Premier orchestre à se tailler un discours anticolonialiste et anti-impérialiste durant les années 1970, bénéficiant de l’assentiment du pouvoir soilihiste, avant de s’attirer sa colère. Vévé National a connu un succès notoire à Moroni, embrasant la capitale avec ses rythmes venus tout droit du continent.  

Des fragments de récits que l’on rassemble, où chacun ramène le début à une expérience différente. Ali Cheikh, l’ancien leader, remonte à la grève des lycéens en mars 1968, qui allait entrainer à l’indépendance des Comores. Alors en classe de 6eme, il suit le mouvement, attiré par la présence d’une guitare chez les maquisards. Après avoir pris quelques cours : « J’étais dans la même classe que Hassani Oubeidi [Moody blues]. On était demi-pensionnaires. Il apprenait la guitare chez Mohamed Djouss. Je lui ai demandé si je pouvais aller avec lui ». Ali quitte Moroni pour le Oichili, passant par Bahani : « le ralliement avait lieu à la Guinguette, à Itsandra, il y avait les membres des Moody Blues. Oubeidilah, Al Capone, Mahamoud Izdine, etc. », se souvient-il. C’est à la suite de cette expérience que germe l’idée de se lancer en musique.

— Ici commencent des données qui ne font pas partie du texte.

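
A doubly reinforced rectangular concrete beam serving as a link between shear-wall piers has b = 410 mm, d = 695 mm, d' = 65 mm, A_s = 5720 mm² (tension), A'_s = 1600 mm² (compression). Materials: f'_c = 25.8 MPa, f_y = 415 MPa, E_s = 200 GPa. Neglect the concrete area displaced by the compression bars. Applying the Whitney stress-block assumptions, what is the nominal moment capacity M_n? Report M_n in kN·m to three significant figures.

Assume both tension and compression steel yield.
Net tension couple steel: A_s − A'_s = 4120 mm².
a = (A_s − A'_s) f_y / (0.85 f'_c b) = 1709800/(0.85 × 25.8 × 410) = 190.16 mm.
c = a/β₁ = 190.16/0.85 = 223.72 mm; ε'_s = 0.003(c − d')/c = 0.0021 ≥ f_y/E_s = 0.0021, so compression steel does yield.
M_n = (A_s − A'_s) f_y (d − a/2) + A'_s f_y (d − d') = [1709800 × (695 − 95.08) + 664000 × (695 − 65)] × 10⁻⁶ = 1025.74 + 418.32 = 1444.06 kN·m.

M_n ≈ 1440 kN·m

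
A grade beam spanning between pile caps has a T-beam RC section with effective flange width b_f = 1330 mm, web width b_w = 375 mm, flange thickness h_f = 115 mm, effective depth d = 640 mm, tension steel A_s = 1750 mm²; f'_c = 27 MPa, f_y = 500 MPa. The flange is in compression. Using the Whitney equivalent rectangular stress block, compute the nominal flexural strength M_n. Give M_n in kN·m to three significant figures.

M_n ≈ 547 kN·m

Tension: T = A_s f_y = 1750 × 500 = 875000 N.
Try a within the flange: a = T/(0.85 f'_c b_f) = 875000/(0.85 × 27 × 1330) = 28.67 mm.
Since a = 28.67 ≤ h_f = 115 mm, the stress block lies entirely in the flange; analyse as a rectangular beam of width b_f.
M_n = T(d − a/2) = 875000 × (640 − 14.335) = 547.46 × 10⁶ N·mm.
M_n = 547.46 kN·m.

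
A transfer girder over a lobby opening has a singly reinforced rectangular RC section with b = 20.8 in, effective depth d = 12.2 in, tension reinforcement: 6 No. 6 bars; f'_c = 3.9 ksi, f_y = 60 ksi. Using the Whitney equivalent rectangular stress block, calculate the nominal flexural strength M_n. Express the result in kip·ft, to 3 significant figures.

A_s = 6 × 0.44 = 2.64 in².
T = A_s f_y = 2.64 × 60 = 158.4 kips.
a = T/(0.85 f'_c b) = 158.4/(0.85 × 3.9 × 20.8) = 2.297 in.
M_n = T(d − a/2) = 158.4 × (12.2 − 1.1485) = 1750.6 kip·in = 1750.6/12 = 145.88 kip·ft.

M_n ≈ 146 kip·ft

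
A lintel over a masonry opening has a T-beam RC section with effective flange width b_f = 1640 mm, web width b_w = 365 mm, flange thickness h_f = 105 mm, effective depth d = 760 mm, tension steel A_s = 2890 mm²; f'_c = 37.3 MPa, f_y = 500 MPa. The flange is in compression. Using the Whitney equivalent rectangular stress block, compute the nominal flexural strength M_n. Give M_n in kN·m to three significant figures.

M_n ≈ 1080 kN·m

Tension: T = A_s f_y = 2890 × 500 = 1445000 N.
Try a within the flange: a = T/(0.85 f'_c b_f) = 1445000/(0.85 × 37.3 × 1640) = 27.79 mm.
Since a = 27.79 ≤ h_f = 105 mm, the stress block lies entirely in the flange; analyse as a rectangular beam of width b_f.
M_n = T(d − a/2) = 1445000 × (760 − 13.895) = 1078.12 × 10⁶ N·mm.
M_n = 1078.12 kN·m.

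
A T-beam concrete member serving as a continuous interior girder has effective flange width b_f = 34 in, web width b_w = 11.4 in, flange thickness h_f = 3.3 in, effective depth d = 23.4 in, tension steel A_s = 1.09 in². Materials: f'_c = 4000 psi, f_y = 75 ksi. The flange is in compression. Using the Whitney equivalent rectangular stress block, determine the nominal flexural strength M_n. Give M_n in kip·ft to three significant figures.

Tension: T = A_s f_y = 1.09 × 75 = 81.75 kips.
Try a within the flange: a = T/(0.85 f'_c b_f) = 81.75/(0.85 × 4 × 34) = 0.707 in.
Since a = 0.707 ≤ h_f = 3.3 in, the stress block lies entirely in the flange; analyse as a rectangular beam of width b_f.
M_n = T(d − a/2) = 81.75 × (23.4 − 0.3535) = 1884.1 kip·in.
M_n = 1884.1/12 = 157.01 kip·ft.

M_n ≈ 157 kip·ft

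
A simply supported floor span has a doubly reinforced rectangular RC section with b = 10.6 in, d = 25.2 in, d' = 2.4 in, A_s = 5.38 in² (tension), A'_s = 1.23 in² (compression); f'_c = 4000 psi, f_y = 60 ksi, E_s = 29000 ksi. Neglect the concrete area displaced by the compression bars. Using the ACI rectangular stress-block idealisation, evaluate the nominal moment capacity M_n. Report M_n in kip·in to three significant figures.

M_n ≈ 7100 kip·in

Assume both steels yield.
a = (A_s − A'_s) f_y/(0.85 f'_c b) = (5.38 − 1.23) × 60/(0.85 × 4 × 10.6) = 6.909 in.
c = a/β₁ = 6.909/0.85 = 8.128 in; ε'_s = 0.003(c − d')/c = 0.0021 ≥ ε_y = 0.0021, so the compression steel yields.
M_n = (A_s − A'_s) f_y (d − a/2) + A'_s f_y (d − d') = 249 × (25.2 − 3.4545) + 73.8 × (25.2 − 2.4) = 5414.6 + 1682.6 = 7097.2 kip·in.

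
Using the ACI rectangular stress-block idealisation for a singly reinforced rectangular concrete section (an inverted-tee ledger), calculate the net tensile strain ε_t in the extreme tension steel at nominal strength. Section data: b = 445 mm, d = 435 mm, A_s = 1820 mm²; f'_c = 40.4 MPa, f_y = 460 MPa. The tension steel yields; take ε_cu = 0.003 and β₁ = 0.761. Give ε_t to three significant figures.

a = A_s f_y/(0.85 f'_c b) = 54.79 mm.
β₁ = 0.761, so c = a/β₁ = 54.79/0.761 = 72.00 mm.
From the linear strain diagram with ε_cu = 0.003: ε_t = 0.003 (d − c)/c = 0.003 × (435 − 72.00)/72.00 = 0.0151.
Since ε_t ≥ 0.005, the section is tension-controlled.

ε_t ≈ 0.0151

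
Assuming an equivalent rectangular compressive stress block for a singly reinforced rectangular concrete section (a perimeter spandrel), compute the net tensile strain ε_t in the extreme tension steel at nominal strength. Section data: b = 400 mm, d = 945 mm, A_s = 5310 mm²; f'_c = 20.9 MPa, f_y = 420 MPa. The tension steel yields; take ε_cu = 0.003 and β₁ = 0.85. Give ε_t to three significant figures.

ε_t ≈ 0.00468

a = A_s f_y/(0.85 f'_c b) = 313.85 mm.
β₁ = 0.85, so c = a/β₁ = 313.85/0.85 = 369.24 mm.
From the linear strain diagram with ε_cu = 0.003: ε_t = 0.003 (d − c)/c = 0.003 × (945 − 369.24)/369.24 = 0.00468.
ε_t is between 0.004 and 0.005 — transition zone.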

Autre membre de Vévé, Sibord, lui, cachait à peine sa frustration quand il évoquait ses motivations. Pour le musicien, aujourd’hui décédé, c’est après s’être heurté à une porte fermée lors d’un bal que lui vint l’idée. «Le bal était animé par les Kart’s. On ne nous a pas laissés entrer, on n’était pas invités », racontait-il. Agacés, lui et ses amis barrent la route au quartier Magoudjou, alors réputé être un repaire de têtes brulées. L’action visait le pouvoir : « le Parti Vert faisait campagne à Mitsamiouli pour des élections. Mais, au retour, ils sont passés par la route de la Corniche. C’est le fils de Palmier, Serge, rentrant d’un bal à Touristique, au volant d’une 4L, qui s’est heurté violemment au barrage ». Sibord et Ali sont arrêtés. Ils écopent d’une amende de 40.000 francs : « je travaillais à la SAGC et Ali Cheikh était au collège. Le jugement s’est tenu à huis clos. Mon père avait été emprunter de l’argent chez M. de Gaillant, et le père d’Ali avait un magasin, chacun a sorti la moitié pour régler l’amande ».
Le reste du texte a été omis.